Re: [PATCH v1 1/2] mm: let pte_lockptr() consume a pte_t pointer

From: David Hildenbrand
Date: Fri Jul 26 2024 - 17:48:16 EST


On 26.07.24 23:28, Peter Xu wrote:
On Fri, Jul 26, 2024 at 06:02:17PM +0200, David Hildenbrand wrote:
On 26.07.24 17:36, Peter Xu wrote:
On Thu, Jul 25, 2024 at 08:39:54PM +0200, David Hildenbrand wrote:
pte_lockptr() is the only *_lockptr() function that doesn't consume
what would be expected: it consumes a pmd_t pointer instead of a pte_t
pointer.

Let's change that. The two callers in pgtable-generic.c are easily
adjusted. Adjust khugepaged.c:retract_page_tables() to simply do a
pte_offset_map_nolock() to obtain the lock, even though we won't actually
be traversing the page table.

This makes the code more similar to the other variants and avoids other
hacks to make the new pte_lockptr() version happy. pte_lockptr() users
reside now only in pgtable-generic.c.

Maybe, using pte_offset_map_nolock() is the right thing to do because
the PTE table could have been removed in the meantime? At least it sounds
more future proof if we ever have other means of page table reclaim.

I think it can't change, because anyone who wants to race against this
should try to take the pmd lock first (which was held already)?

That doesn't explain why it is safe for us to assume that after we took the
PMD lock that the PMD actually still points at a completely empty page
table. Likely it currently works by accident, because we only have a single
such user that makes this assumption. It might certainly be a different once
we asynchronously reclaim page tables.

I think it's safe because find_pmd_or_thp_or_none() returned SUCCEED, and
we're holding i_mmap lock for read. I don't see any way that this pmd can
become a non-pgtable-page.

I meant, AFAIU tearing down pgtable in whatever sane way will need to at
least take both mmap write lock and i_mmap write lock (in this case, a file
mapping), no?

Skimming over [1] where I still owe a review I think we can now do it now purely under the read locks, with the PMD lock held.

I think this is also what collapse_pte_mapped_thp() ends up doing: replace a PTE table that maps a folio by a PMD (present or none, depends) that maps a folio only while holding the mmap lock in read mode. Of course, here the table is not empty but we need similar ways of making PT walkers aware of concurrent page table retraction.

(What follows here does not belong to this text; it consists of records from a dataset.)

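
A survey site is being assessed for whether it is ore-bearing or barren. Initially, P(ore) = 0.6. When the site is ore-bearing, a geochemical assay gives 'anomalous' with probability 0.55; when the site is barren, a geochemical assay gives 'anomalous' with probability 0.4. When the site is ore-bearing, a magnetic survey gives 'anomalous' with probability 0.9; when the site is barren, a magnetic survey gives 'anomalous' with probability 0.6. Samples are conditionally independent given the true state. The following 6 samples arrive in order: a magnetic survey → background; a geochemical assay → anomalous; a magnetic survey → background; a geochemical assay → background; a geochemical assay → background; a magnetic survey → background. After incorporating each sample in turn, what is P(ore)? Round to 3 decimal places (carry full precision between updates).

0.018

Each posterior becomes the prior for the next update.
After a magnetic survey='background': P(ore) = 0.1·0.6000 / (0.1·0.6000 + 0.4·0.4000) ≈ 0.2727
After a geochemical assay='anomalous': P(ore) = 0.55·0.2727 / (0.55·0.2727 + 0.4·0.7273) ≈ 0.3402
After a magnetic survey='background': P(ore) = 0.1·0.3402 / (0.1·0.3402 + 0.4·0.6598) ≈ 0.1142
After a geochemical assay='background': P(ore) = 0.45·0.1142 / (0.45·0.1142 + 0.6·0.8858) ≈ 0.0882
After a geochemical assay='background': P(ore) = 0.45·0.0882 / (0.45·0.0882 + 0.6·0.9118) ≈ 0.0676
After a magnetic survey='background': P(ore) = 0.1·0.0676 / (0.1·0.0676 + 0.4·0.9324) ≈ 0.0178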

IIRC, that was the magic added to __pte_offset_map(), such that pte_offset_map_nolock/pte_offset_map_lock can fail on races.


But if we hold the PMD lock, nothing should actually change (so far my understanding) -- we cannot suddenly rip out a page table.

[1] https://lkml.kernel.org/r/cover.1719570849.git.zhengqi.arch@xxxxxxxxxxxxx



But yes, the PMD cannot get modified while we hold the PMD lock, otherwise
we'd be in trouble


I wonder an open coded "ptlock_ptr(page_ptdesc(pmd_page(*pmd)))" would be
nicer here, but only if my understanding is correct.

I really don't like open-coding that. Fortunately we were able to limit the
use of ptlock_ptr to a single user outside of arch/x86/xen/mmu_pv.c so far.

I'm fine if you prefer like that; I don't see it a huge deal to me.

Let's keep it like that, unless we can come up with something neater. At least it makes the code also more consistent with similar code in that file and the overhead should be minimal.

I was briefly thinking about actually testing if the PT is full of pte_none(), either as a debugging check or to also handle what is currently handled via:

if (likely(!vma->anon_vma && !userfaultfd_wp(vma))) {

Seems wasteful just because some part of a VMA might have a private page mapped / uffd-wp active to let all other parts suffer.

Will think about if that is really worth it.

... also because I still want to understand why the PTL of the PMD table is required at all. What if we lock it first and somebody else wants to lock it after us while we already ripped it out? Sure there must be some reason for the lock, I just don't understand it yet :/.